Un seul projet avorté
Pendant les neuf premiers mois, l'équipe eFounders reste très opérationnelle auprès des deux cofondateurs. Ce n'est qu'à l'issue de cette période qu'est créée la société en propre si la validité de l'idée semble toujours se confirmer. Commence alors, pendant neuf autres mois, le recrutement d'une équipe. Depuis quatre ans, seul un projet a été avorté au bout des neuf premiers mois : "On vient d'y mettre fin parce que l'on n'a pas trouvé le 'product marketing' [les 7 "P" du marketing : product, pricing, place, promotion, physical environment, process et people, ndlr]", reconnaît Thibaud Elzière.
50% de capital pour les cofondateurs
Si, chez Rocket Internet, le modèle est intégré (le studio lève des fonds pour les injecter dans les entreprises qu'il fonde), chez eFounders, au contraire, les entreprises bouclent leurs levées auprès de sociétés de capital-risque. "Les start-up ont vocation à devenir indépendantes au bout de 18 mois, explique Thibaud Elzière. C'est pourquoi les cofondateurs détiennent 50% du capital, contre environ 2% pour les dirigeants des start-up issues de Rocket Internet : les VC veulent d'une jeune pousse indépendante. Et puis c'est un bon moyen de recruter les meilleurs et de les intéresser au projet."
Avant le premier tour de table, c'est donc eFounders qui investit en propre. Coût de lancement d'une start-up : entre 300 et 600 000 euros. Aucune société lancée par eFounders n'a encore réalisé de sortie. "C'est encore trop tôt, mais toutes les sociétés marchent très bien. Mailjet prépare une levée de fonds en série B, Front a levé aux Etats-Unis...", assure Thibaud Elzière. Avant de dévoiler : "On fera certainement bientôt entrer un investisseur au capital d'eFounders et on annoncera la création d'un fonds externe qui nous permettra d'investir de manière systématique dans les sociétés. On ne lui donnera pas plus de 15%." Ce fonds abondé par des souscripteurs externes permettra aux dirigeants d'eFounders de prendre moins de risques personnels.

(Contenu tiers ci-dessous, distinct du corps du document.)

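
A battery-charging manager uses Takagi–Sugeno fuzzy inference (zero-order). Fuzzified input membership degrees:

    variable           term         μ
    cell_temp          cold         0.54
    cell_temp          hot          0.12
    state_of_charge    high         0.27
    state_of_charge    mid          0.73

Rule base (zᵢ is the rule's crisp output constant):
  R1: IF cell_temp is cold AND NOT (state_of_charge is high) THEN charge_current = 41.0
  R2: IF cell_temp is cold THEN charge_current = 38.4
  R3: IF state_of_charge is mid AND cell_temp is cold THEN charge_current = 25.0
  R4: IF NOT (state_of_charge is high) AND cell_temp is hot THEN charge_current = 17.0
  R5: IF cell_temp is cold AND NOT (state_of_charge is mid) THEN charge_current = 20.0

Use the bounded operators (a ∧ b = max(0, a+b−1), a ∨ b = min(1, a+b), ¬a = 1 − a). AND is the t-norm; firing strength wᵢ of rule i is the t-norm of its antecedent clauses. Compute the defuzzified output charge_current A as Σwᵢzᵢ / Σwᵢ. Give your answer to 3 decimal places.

R1 (z=41.0): cold=0.54, ¬high=1−0.27=0.73; AND[max(0, a+b−1)] → w = 0.27
R2 (z=38.4): cold=0.54 → w = 0.54
R3 (z=25.0): mid=0.73, cold=0.54; AND[max(0, a+b−1)] → w = 0.27
R4 (z=17.0): ¬high=1−0.27=0.73, hot=0.12; AND[max(0, a+b−1)] → w = 0.00
R5 (z=20.0): cold=0.54, ¬mid=1−0.73=0.27; AND[max(0, a+b−1)] → w = 0.00
Weighted average = (0.27·41.0 + 0.54·38.4 + 0.27·25.0 + 0.00·17.0 + 0.00·20.0) / (0.27 + 0.54 + 0.27 + 0.00 + 0.00)
  = 38.5560 / 1.0800 = 35.700

35.700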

La force du start-up studio : équipe, process et outils
Une communauté de 200 personnes sur Slack
Au-delà de cette "core team" qui fait la force du start-up studio, deux éléments. D'abord, l'apprentissage des process, qui reste gravé dans la mémoire du studio. "Tout ce que l'on fait, du recrutement aux réunions produits en passant par la manière d'utiliser tel ou tel logiciel, est documenté dans une base de données", raconte Thibaud Elzière. " Nous avons aussi un système d'entraide entre nos start-up, avec une communauté de 200 personnes sur Slack." Enfin, le start-up studio dispose d'outils en commun : "Ce qu'on appelle 'The Network', notre plateforme technique, regroupe un système de briques, d'outils d'acquisitions de lead, de partage des leads entrants des clients."
Se pose cependant la question de la fragilité d'une équipe recrutée pour l'occasion sur une idée qui ne vient pas d'elle. L'appropriation de l'idée peut-elle se faire naturellement ? "Dans une start-up traditionnelle, l'idée vient bien souvent d'un seul des fondateurs, et les autres y adhèrent", relativise Thibaud Elzière. Le matchmaking et la relation entre l'équipe incorporée et les digireants d'eFounders ne fonctionnent pas toujours : la plupart des start-up ont vu leur CEO changer en cours de route. "On n'a aucun intérêt à changer de CEO et à mettre la start-up en péril, se défend Thibaud Elzière Mais parfois, le board décide que ce n'est pas la bonne personne, quand cela ne marche pas. Le rôle de CEO n'est de toute façon pas inamovible. Le cofondateur garde cependant ses parts, conformément au pacte d'actionnaires."